The Chilling Effect of Lee Ming-che’s Trial

The Chilling Effect of Lee Ming-che’s Trial

Last month, Taiwanese activist and NGO worker Lee Ming-che was tried on charges of subversion after being detained in March while entering China. The trial, which Lee’s wife called a “stage drama,” confirmed fears in Taiwan that Chinese law could be used to prosecute Taiwanese who work on issues relating to human rights and democracy in China. Furthermore, the vague definition of “subversion” under Chinese law could be used to include a wide variety of activities which are permitted in Taiwan, including online activism. David Green reports for News Lens on the impact Lee’s case is having on activists in Taiwan:

This nebulous definition and its arbitrary application in Lee’s case has caused considerable alarm. NGO observers were particularly taken aback by prosecutors’ focus on Lee’s online activities, notably his attempts to promote democratic ideas on web forums and through instant messaging services. The proceedings suggest that whatever a user says on any social media, wherever they might be – in this case a highly politicized and open democracy like Taiwan – could be interpreted as subversion in China.

“We really were shocked when the prosecutor charged him via FB posts,” said CW’s Huang. “Most of the evidence submitted took place here in Taiwan. We are increasingly scared. There is a chilling effect.”

“More and more Taiwanese NGOs are afraid that what we say or do on Twitter and Facebook will be a crime in China,” added Chiu E-ling (邱伊翎), secretary general of the Taiwan Association for Human Rights (TAHR). “We are worried that if we enter HK or China we will be arrested by the PRC police.”

The evidence has also prompted NGOs in Taiwan to take more precautions around cyber security. [Source]

At the South China Morning Post, Jerome A. Cohen and Yu-Jie Chen write that with his trial, the Chinese government is treating Lee much as Chinese activists have been treated, by being forced to “confess” and to blame “hostile foreign forces” in a highly staged trial that is broadcast on state TV:

Yet the trial was webcast, so that Lee – the first Taiwanese to be ­convicted of human rights activity in China – could be seen confessing to participating in a “criminal ­organisation” that incited web users to spread articles that “vilified and defamed China’s socialist system”.

[…] Lee’s understandably pathetic televised statement came as no surprise.

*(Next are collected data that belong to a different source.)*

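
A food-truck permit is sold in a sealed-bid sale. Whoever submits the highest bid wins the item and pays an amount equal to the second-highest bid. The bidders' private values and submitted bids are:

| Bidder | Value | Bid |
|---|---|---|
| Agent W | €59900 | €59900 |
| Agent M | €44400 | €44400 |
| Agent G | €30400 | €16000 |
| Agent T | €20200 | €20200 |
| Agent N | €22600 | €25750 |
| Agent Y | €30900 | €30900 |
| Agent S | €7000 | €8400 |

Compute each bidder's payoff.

Payoffs: Agent W €15500, Agent M €0, Agent G €0, Agent T €0, Agent N €0, Agent Y €0, Agent S €0.

Ranking the bids: Agent W €59900 > Agent M €44400 > Agent Y €30900 > Agent N €25750 > Agent T €20200 > Agent G €16000 > Agent S €8400.
Agent W has the top bid and wins; the price is the second-highest bid, €44400.
Agent W's payoff = €59900 − €44400 = €15500. All other bidders lose, so their payoff is 0.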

Indeed, his Taiwanese wife, Lee Ching-yu, had publicly anticipated it, based on the experiences of many mainland activists and lawyers detained incommunicado for their human rights activities.

They are increasingly forced to publicise “confessions” and openly voice remorse and gratitude to the Chinese regime. This has become a commonplace ritual in Chinese court and even on TV, long before trial.

Despite the Supreme People’s Court’s recent endorsement of “trial-centred justice” rather than traditional pre-trial decision-making for politically sensitive trials, a Chinese courtroom is not a place that objectively examines a case on its merits; it is a showroom, displaying the defendant’s guilt as a deterrent to audiences at home and abroad. Although China’s leaders seldom refer to the continuing ­influence on their system of the now discredited Soviet model, their current show trials recall the infamous ­Stalin purge trials of the 1930s. [Source]

Last month at The New York Times, Steven Lee Myers and Chris Horton wrote about Lee’s case as part of a larger effort by the Chinese government, “to extend the reach of its security forces to stifle what it perceives as threats to its power emanating from overseas.” Such efforts were seen in the detention of five Hong Kong booksellers and publishers in 2015 as well as the detention and expulsion of Swedish human rights worker Peter Dahlin. New laws on national security, intelligence, and foreign NGO management could also potentially be used to criminalize activities conducted outside China’s borders or by foreigners in China.

In China, discussions of Lee’s case have been curtailed, and a QQ chat group was shut down by authorities after it discussed his trial, according to RFA. Lee Ching-yu has been denied permission to visit her husband since his trial. No verdict in his case has yet been announced.